I thought that there was something quietly arresting in the recent reflection delivered by Pope Leo XIV at the Rosary Vigil for Peace. It does not rely on rhetorical flourish or political positioning. It does not attempt to dazzle. Instead, it proceeds with a kind of moral steadiness that feels, in the present climate, almost disorienting in its restraint. One senses immediately that this is not an intervention designed to win an argument but to reframe the ground upon which argument itself takes place.

All have a place in mosaic of peace, says Pope at Vigil

The structure of the homily is deceptively simple: “War divides; hope unites. Arrogance tramples… love lifts up. Idolatry blinds… the living God enlightens.” Yes these are poetic contrasts, but, moreover, they are theological claims about the ordering of human action and desire. What is being proposed here is recognisably Augustinian, an implicit retrieval of the distinction drawn by St. Augustine between the City of Man and the City of God, not as competing political entities but as rival orientations of the human heart. War, in this account, is not first a failure of diplomacy or strategy but a manifestation of disordered love, a turning away from the good that binds and toward the power that fragments.
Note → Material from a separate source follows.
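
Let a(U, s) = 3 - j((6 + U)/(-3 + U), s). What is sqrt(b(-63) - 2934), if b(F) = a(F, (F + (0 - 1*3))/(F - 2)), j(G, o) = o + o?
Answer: 3*I*sqrt(1376895)/65 ≈ 54.157*I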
This becomes clearer in what is perhaps the most striking line of the homily. “Even the holy Name of God… is being dragged into discourses of death.” The force of this observation lies in its refusal to treat religion as a neutral or merely symbolic element within political life. The Pope is not simply criticising the misuse of religious language. He is identifying a deeper corruption, namely the transformation of God into an instrument of human will. In classical theological terms, this is not an excess of piety but a form of idolatry. The living God is replaced by a projection that legitimises violence, and in that replacement something essential is lost, not only in the realm of doctrine but in the moral imagination that sustains political action.

It is in this light that the claim that “prayer is not escape… but a transformative response to evil” must be read. The sentence functions as a quiet repudiation of two persistent distortions. On one side lies the temptation to withdraw from the world, to treat prayer as a refuge from responsibility. On the other lies the temptation to collapse the spiritual into the political, to make faith serve as a justificatory language for decisions already made. The homily refuses both options. Prayer is presented not as evasion but as engagement, though engagement of a particular kind, one that seeks to reconfigure the agent before it seeks to reconfigure the world.

When the Pope goes on to say “Enough of war… True strength is shown in serving life,” the risk is that the statement will be heard as a generalised moralism, admirable in sentiment but lacking in substance. Yet within the Catholic tradition this is neither novel nor simplistic. From St. Thomas Aquinas onwards, the just war framework has insisted that the use of force, even when permitted, is always bounded by moral conditions that prevent it from becoming an intrinsic good. War may be tolerated, but it is never celebrated. It remains, even at its most justified, a sign of a deeper disorder. In this sense, Leo’s formulation is less a departure from tradition than a reaffirmation of its most demanding elements.